Personal information
- Born: January 26, 1906 Milwaukee, Wisconsin, U.S.
- Died: December 17, 1954 (aged 48) Milwaukee, Wisconsin, U.S.
- Listed height: 6 ft 1 in (1.85 m)
- Listed weight: 195 lb (88 kg)

Career information
- College: University of Notre Dame, B.A. 1929
- College Football Hall of Fame

= Fred Miller (American football, born 1906) =

American football player (1906–1954)

Frederick C. Miller (January 26, 1906 – December 17, 1954) was a college football player, an All-American tackle under head coach Knute Rockne at the University of Notre Dame, posthumously elected to the College Football Hall of Fame in 1985. He later served as an unpaid assistant coach for the Irish, flying in from Milwaukee several times a week.

Born in Milwaukee, Wisconsin, Miller was the son of Carl A. Miller of Germany, and Clara Miller (no relation), a daughter of Miller Brewing Company founder Frederick Miller, also a German immigrant.

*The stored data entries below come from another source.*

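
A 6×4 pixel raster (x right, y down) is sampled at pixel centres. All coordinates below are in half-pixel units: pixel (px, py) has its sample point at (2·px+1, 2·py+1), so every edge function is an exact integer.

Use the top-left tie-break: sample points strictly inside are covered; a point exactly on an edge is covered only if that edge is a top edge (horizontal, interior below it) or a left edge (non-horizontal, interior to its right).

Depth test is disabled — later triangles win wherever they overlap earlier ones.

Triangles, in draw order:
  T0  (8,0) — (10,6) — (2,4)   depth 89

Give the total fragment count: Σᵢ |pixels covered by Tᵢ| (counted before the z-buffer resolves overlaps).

T0:
  2·area = 44
  edge (8, 0)→(10, 6): d=(2,6) right/bottom  bias=-1
  edge (10, 6)→(2, 4): d=(-8,-2) top-left  bias=+0
  edge (2, 4)→(8, 0): d=(6,-4) top-left  bias=+0
    (3,0)@(7, 1): e=[8,34,2] → #
    (4,0)@(9, 1): e=[-4,38,10] → ·
    (2,1)@(5, 3): e=[24,14,6] → #
    (4,1)@(9, 3): e=[0,22,22] → ·  [on edge]
    (2,2)@(5, 5): e=[28,-2,18] → ·
    (3,2)@(7, 5): e=[16,2,26] → #
    (4,2)@(9, 5): e=[4,6,34] → #
    (5,2)@(11, 5): e=[-8,10,42] → ·
    (3,3)@(7, 7): e=[20,-14,38] → ·
    (4,3)@(9, 7): e=[8,-10,46] → ·
  covered (5 px):
    · · · # · ·
    · · # # · ·
    · · · # # ·
    · · · · · ·

Answer: 5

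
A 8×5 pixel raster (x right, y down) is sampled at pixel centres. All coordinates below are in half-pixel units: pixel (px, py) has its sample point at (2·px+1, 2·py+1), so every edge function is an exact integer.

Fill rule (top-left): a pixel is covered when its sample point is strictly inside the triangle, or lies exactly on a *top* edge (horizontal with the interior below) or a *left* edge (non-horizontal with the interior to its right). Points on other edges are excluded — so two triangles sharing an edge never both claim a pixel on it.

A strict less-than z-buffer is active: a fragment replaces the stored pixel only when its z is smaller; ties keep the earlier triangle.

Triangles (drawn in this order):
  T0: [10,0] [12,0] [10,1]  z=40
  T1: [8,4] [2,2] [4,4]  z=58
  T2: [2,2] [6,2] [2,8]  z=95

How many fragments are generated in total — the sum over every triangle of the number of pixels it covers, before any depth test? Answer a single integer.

T0:
  2·area = 2
  edge (10, 0)→(12, 0): d=(2,0) top-left  bias=+0
  edge (12, 0)→(10, 1): d=(-2,1) right/bottom  bias=-1
  edge (10, 1)→(10, 0): d=(0,-1) top-left  bias=+0
  covered (0 px):
    · · · · · · · ·
    · · · · · · · ·
    · · · · · · · ·
    · · · · · · · ·
    · · · · · · · ·
T1:
  2·area = 8  (B↔C swapped to make it positive)
  edge (8, 4)→(4, 4): d=(-4,0) right/bottom  bias=-1
  edge (4, 4)→(2, 2): d=(-2,-2) top-left  bias=+0
  edge (2, 2)→(8, 4): d=(6,2) right/bottom  bias=-1
    (0,0)@(1, 1): e=[12,0,-4] → ·  [on edge]
    (1,1)@(3, 3): e=[4,0,4] → #  [on edge]
    (2,1)@(5, 3): e=[4,4,0] → ·  [on edge]
    (1,2)@(3, 5): e=[-4,-4,16] → ·
    (2,2)@(5, 5): e=[-4,0,12] → ·  [on edge]
    (5,2)@(11, 5): e=[-4,12,0] → ·  [on edge]
    (3,3)@(7, 7): e=[-12,0,20] → ·  [on edge]
    (4,4)@(9, 9): e=[-20,0,28] → ·  [on edge]
  covered (1 px):
    · · · · · · · ·
    · # · · · · · ·
    · · · · · · · ·
    · · · · · · · ·
    · · · · · · · ·
T2:
  2·area = 24
  edge (2, 2)→(6, 2): d=(4,0) top-left  bias=+0
  edge (6, 2)→(2, 8): d=(-4,6) right/bottom  bias=-1
  edge (2, 8)→(2, 2): d=(0,-6) top-left  bias=+0
    (1,1)@(3, 3): e=[4,14,6] → #
    (2,1)@(5, 3): e=[4,2,18] → #
    (3,1)@(7, 3): e=[4,-10,30] → ·
    (1,2)@(3, 5): e=[12,6,6] → #
    (2,2)@(5, 5): e=[12,-6,18] → ·
    (1,3)@(3, 7): e=[20,-2,6] → ·
  covered (3 px):
    · · · · · · · ·
    · # # · · · · ·
    · # · · · · · ·
    · · · · · · · ·
    · · · · · · · ·

Answer: 4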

Succeeding his younger cousin Harry John (1919–1992), Miller became the president of the family brewing company in 1947 at age 41 and had a major role in bringing Major League Baseball to Wisconsin, moving the Braves from Boston to Milwaukee in 1953. He coaxed Lou Perini into moving them into the new County Stadium and was made a director for the team. The Braves later played in consecutive World Series in 1957 and 1958, both against the New York Yankees. Both series went the full seven games with Milwaukee winning the former and New York the latter. Many close to Miller believe that if not for Miller's early death, that when Perini later sold the Braves in the early 1960s, Miller would have bought the team to keep them in Milwaukee.

==Death==
The father of two sons and six daughters, Miller was killed in a plane crash at age 48 on December 17, 1954, while on the way to a hunting trip in Portage la Prairie, Manitoba. The company plane, a converted twin-engine Lockheed Ventura that was bound for Winnipeg’s airport on a Friday evening, had trouble with both engines and crashed shortly after takeoff from Mitchell Field in Milwaukee. Also killed were his oldest son, 20-year-old Fred, Jr., and the two company pilots, Joseph and Paul Laird. The Monday funeral for the Millers at Gesu Church was attended by thousands.